Como não sou um tipo famoso nunca fui assediado por fãs. Mas é verdade que ao longo desta minha vidinha de jornalista recebi, de vez em quando, cartas ameaçadoras ou telefonemas incómodos. Os mais aborrecidos e insistentes ocorreram há cerca de três anos, quando o noticiário sobre o processo Casa Pia reflectia a recente prisão de Carlos Cruz: inúmeros SMS e até algumas chamadas de voz para o meu telemóvel informaram-me que havia alguém que achava que eu estava feito com os pedófilos, que eu tinha sido comprado pelos pedófilos, que eu próprio era pedófilo, que um dia esse alguém trataria, de forma sexual e violenta, de me mostrar o castigo que um pedófilo merece e, finalmente, que todos os que trabalhavam no 24horas eram (adivinhem lá...) pedófilos. Era um bocado chato e muita pedofilia para um telemóvel só.

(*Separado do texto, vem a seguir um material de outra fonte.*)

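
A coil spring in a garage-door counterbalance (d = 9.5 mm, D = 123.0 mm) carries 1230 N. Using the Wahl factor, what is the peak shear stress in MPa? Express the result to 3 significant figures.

499 MPa

Spring index C = D/d = 123.0/9.5 = 12.9474
K_W = (4C−1)/(4C−4) + 0.615/C = 50.789/47.789 + 0.0475 = 1.1103
τ₀ = 8FD/(πd³) = 8·1230·123.0/(π·9.5³) = 1.21032e+06/2693.5 = 449.34 MPa
τ_max = K·τ₀ = 1.1103 × 449.34 = 498.9 MPa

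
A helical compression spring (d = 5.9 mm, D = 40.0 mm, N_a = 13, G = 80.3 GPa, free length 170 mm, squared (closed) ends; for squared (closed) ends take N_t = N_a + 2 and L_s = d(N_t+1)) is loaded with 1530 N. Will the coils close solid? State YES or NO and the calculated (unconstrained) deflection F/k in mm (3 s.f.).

YES, δ = 105 mm

k = Gd⁴/(8D³N_a) = (80.3×10³)(5.9⁴)/(8·40.0³·13) = 14.619 N/mm
N_t = 15; L_s = 5.9·16 = 94.4 mm; δ_solid = L₀ − L_s = 170 − 94.4 = 75.6 mm
δ = F/k = 1530/14.619 = 104.66 mm
δ ≥ δ_solid → spring goes solid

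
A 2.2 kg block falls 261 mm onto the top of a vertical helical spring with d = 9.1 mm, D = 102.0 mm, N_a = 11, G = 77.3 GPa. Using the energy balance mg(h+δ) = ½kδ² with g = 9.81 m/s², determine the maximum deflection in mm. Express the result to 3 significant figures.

48.5 mm

k = Gd⁴/(8D³N_a) = (77.3×10³)(9.1⁴)/(8·102.0³·11) = 5.6763 N/mm
W = mg = 2.2 × 9.81 = 21.582 N
½kδ² − Wδ − Wh = 0 → δ = (W + √(W² + 2kWh))/k
δ = (21.582 + √(465.78 + 63947.6))/5.6763 = (21.582 + 253.8)/5.6763 = 48.514 mm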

Mas foi muito fácil resolver o problema. Não mudei de número nem dei o aparelho à minha secretária para ela passar a atender as chamadas: simplesmente desliguei-o. Ao fim de uns dias desistiram. Agora só o ligo quando preciso de fazer chamadas ou em alturas, raras, onde quem me interessa não me pode contactar de outra maneira.

Devo dizer que sou obrigado a agradecer aos senhores que tanto me insultaram, pois assim proporcionaram-me uma alteração de hábitos que melhorou substancialmente a qualidade da minha vida: todos os que me rodeiam já sabem que, no telemóvel, raramente me apanham e, por isso, a quantidade de vezes que me chateiam por razões tolas é mínima. Foi uma espécie de libertação de um escravo: agora quase só tenho conversas realmente úteis. Adeus stresse de jornalista, adeus boatos e tricas, adeus “não publique essa notícia!”, adeus choque tecnológico. Conclusão? O problema nestas sociedades da comunicação é mesmo o “blá blá” a mais.